Johns Hopkins University students protested its plan to form its own police force by blockading themselves inside an administration building as part of their 37-day sit-in.

Activists chained all entrances shut and prevented anyone from entering. After ultimately breaching the building, authorities arrested five occupiers inside.

The private Baltimore university stated that the suped-up sit-in evoked “major safety risks” and “severely disrupted university services,” yet prosecutors have already ruled out charging those who were arrested or involved in the occupation.

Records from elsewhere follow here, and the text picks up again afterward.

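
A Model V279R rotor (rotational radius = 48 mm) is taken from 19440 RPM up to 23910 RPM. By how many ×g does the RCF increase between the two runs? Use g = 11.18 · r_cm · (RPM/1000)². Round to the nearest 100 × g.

≈ 10400 ×g

r = 48 mm = 4.8 cm
RCF₁ = 11.18 × 4.8 × (19.44)² = 11.18 × 4.8 × 377.9136 ≈ 20,280.4 × g
RCF₂ = 11.18 × 4.8 × (23.91)² = 11.18 × 4.8 × 571.6881 ≈ 30,679.1 × g
Increase = 30,679.1 − 20,280.4 = 10,398.7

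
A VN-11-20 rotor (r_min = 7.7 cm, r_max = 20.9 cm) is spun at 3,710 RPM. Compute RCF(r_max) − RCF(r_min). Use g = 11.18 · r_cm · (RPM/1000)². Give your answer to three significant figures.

ΔRCF ≈ 2030 × g

ΔRCF = 11.18 × (r_max − r_min) × (N/1000)² = 11.18 × 13.2 × 13.7641 ≈ 2,031.3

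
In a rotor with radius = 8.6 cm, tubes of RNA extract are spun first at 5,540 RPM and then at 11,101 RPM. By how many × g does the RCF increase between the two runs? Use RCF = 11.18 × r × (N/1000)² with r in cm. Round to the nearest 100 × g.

8900 × g

RCF₁ = 11.18 × 8.6 × (5.54)² = 11.18 × 8.6 × 30.6916 ≈ 2,950.9 × g
RCF₂ = 11.18 × 8.6 × (11.101)² = 11.18 × 8.6 × 123.232201 ≈ 11,848.5 × g
Increase = 11,848.5 − 2,950.9 = 8,897.6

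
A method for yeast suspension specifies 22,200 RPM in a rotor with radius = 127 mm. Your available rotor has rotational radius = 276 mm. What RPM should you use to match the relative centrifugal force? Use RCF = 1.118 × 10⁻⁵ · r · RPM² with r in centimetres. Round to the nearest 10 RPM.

≈ 15060 RPM

Original rotor: r = 127 mm = 12.7 cm
RCF_original = 1.118 × 10⁻⁵ × 12.7 × (22200)² = 1.118 × 10⁻⁵ × 12.7 × 492,840,000 ≈ 69,976.4 × g
Your rotor: r = 276 mm = 27.6 cm
69,976.4 = 1.118 × 10⁻⁵ × 27.6 × N²
N² = 69,976.4 / (30.8568 × 10⁻⁵) = 226,777,890
N ≈ √226,777,890 ≈ 15,059.1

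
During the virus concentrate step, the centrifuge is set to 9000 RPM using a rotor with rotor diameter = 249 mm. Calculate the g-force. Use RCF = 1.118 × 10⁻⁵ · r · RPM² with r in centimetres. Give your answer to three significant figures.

RCF ≈ 11300 x g

r = 249 mm / 2 = 124.5 mm = 12.45 cm
RCF = 1.118 × 10⁻⁵ × r × N²
RCF = 1.118 × 10⁻⁵ × 12.45 × (9000)² = 1.118 × 10⁻⁵ × 12.45 × 81,000,000 ≈ 11,274.5 × g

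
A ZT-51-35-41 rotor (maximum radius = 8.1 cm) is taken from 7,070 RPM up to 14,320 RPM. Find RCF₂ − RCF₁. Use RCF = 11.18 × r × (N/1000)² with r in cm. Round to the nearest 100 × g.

≈ 14000 × g

RCF₁ = 11.18 × 8.1 × (7.07)² = 11.18 × 8.1 × 49.9849 ≈ 4,526.5 × g
RCF₂ = 11.18 × 8.1 × (14.32)² = 11.18 × 8.1 × 205.0624 ≈ 18,570 × g
Increase = 18,570 − 4,526.5 = 14,043.5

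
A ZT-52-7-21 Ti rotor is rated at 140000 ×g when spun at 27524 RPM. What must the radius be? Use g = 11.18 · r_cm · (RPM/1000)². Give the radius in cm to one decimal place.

r ≈ 16.5 cm

RCF = 11.18 × r × (N/1000)²
140000 = 11.18 × r × (27.524)²
r = 140000 / (11.18 × 757.570576) = 140000 / 8469.639 ≈ 16.530 cm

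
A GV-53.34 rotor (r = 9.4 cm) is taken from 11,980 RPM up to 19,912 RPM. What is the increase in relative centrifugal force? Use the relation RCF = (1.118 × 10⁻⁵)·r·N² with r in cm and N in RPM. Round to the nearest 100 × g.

26600 × g

RCF₁ = 1.118 × 10⁻⁵ × 9.4 × (11980)² = 1.118 × 10⁻⁵ × 9.4 × 143,520,400 ≈ 15,082.8 × g
RCF₂ = 1.118 × 10⁻⁵ × 9.4 × (19912)² = 1.118 × 10⁻⁵ × 9.4 × 396,487,744 ≈ 41,667.7 × g
Increase = 41,667.7 − 15,082.8 = 26,584.9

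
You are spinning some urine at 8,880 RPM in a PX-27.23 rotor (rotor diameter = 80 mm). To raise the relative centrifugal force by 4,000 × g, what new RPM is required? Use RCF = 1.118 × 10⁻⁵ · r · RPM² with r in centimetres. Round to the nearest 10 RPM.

12970 RPM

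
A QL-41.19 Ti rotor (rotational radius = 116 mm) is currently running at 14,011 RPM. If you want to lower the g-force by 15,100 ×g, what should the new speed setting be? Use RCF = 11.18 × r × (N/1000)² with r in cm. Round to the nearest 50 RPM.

r = 116 mm = 11.6 cm
Current RCF = 11.18 × 11.6 × (14.011)² = 11.18 × 11.6 × 196.308121 ≈ 25,458.8 × g
Target RCF = 25,458.8 − 15,100 = 10,358.8 × g
(N/1000)² = 10,358.8 / 129.688 = 79.87478
N = 1000 × √79.87478 ≈ 8,937.3

N₂ ≈ 8950 RPM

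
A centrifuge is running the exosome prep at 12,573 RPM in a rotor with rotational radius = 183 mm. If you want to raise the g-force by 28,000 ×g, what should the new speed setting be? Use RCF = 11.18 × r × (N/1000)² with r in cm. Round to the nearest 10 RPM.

≈ 17170 RPM

r = 183 mm = 18.3 cm
Current RCF = 11.18 × 18.3 × (12.573)² = 11.18 × 18.3 × 158.080329 ≈ 32,342.3 × g
Target RCF = 32,342.3 + 28,000 = 60,342.3 × g
(N/1000)² = 60,342.3 / 204.594 = 294.9368
N = 1000 × √294.9368 ≈ 17,173.7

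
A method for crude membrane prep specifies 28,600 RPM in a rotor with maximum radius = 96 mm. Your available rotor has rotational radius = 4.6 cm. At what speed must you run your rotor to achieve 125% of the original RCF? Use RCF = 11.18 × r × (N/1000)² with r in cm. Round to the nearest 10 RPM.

≈ 46190 RPM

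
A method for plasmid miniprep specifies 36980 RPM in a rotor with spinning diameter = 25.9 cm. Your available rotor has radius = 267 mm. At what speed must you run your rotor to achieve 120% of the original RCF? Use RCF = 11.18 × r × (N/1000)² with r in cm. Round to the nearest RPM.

Original rotor: r = 25.9 / 2 = 12.95 cm
RCF_original = 11.18 × 12.95 × (36.98)² = 11.18 × 12.95 × 1,367.5204 ≈ 197,991 × g
Target RCF = 1.2 × 197,991 ≈ 237,589.2 × g
Your rotor: r = 267 mm = 26.7 cm
237,589.2 = 11.18 × 26.7 × (N/1000)²
(N/1000)² = 237,589.2 / 298.506 = 795.9277
N = 1000 × √795.9277 ≈ 28,212.2

≈ 28212 RPM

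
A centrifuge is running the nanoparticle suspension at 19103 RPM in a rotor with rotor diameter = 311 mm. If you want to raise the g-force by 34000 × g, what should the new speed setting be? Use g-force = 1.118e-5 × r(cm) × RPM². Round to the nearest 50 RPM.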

When the state refuses to get involved, what’s the best way for a college community to discourage protesters from engaging in lengthy shutdowns? According to one law professor, community members should file civil lawsuits against them.

“The fact that the criminal actors are students, and that the criminal acts occurred on a college campus, should not alter the basic principles creating legal liability for engaging in a criminal act,” George Washington University’s John Banzhaf said in a phone interview with The College Fix.

The public interest lawyer, best known for his legal crusades against smoking and in favor of more public toilets for women, is floating the idea of filing a civil lawsuit on behalf of individuals negatively affected by the suped-up sit in.

Banzhaf has recent case law to cite. Last month a federal appeals court ruled that a Black Lives Matter organizer could be sued by a police officer who suffered injury during the illegal highway blockages he led.

The office of State’s Attorney Marilyn Mosby gave The Fix an explanation for its decision not to prosecute that echoes Cook County’s decision not to prosecute actor Jussie Smollett for a hate-crime hoax in Chicago.

Spokesperson Melba Saunders said in a phone call that the office’s decision is “consistent with those we’ve made in the past,” but she declined to provide any additional insight on what motivated the decision.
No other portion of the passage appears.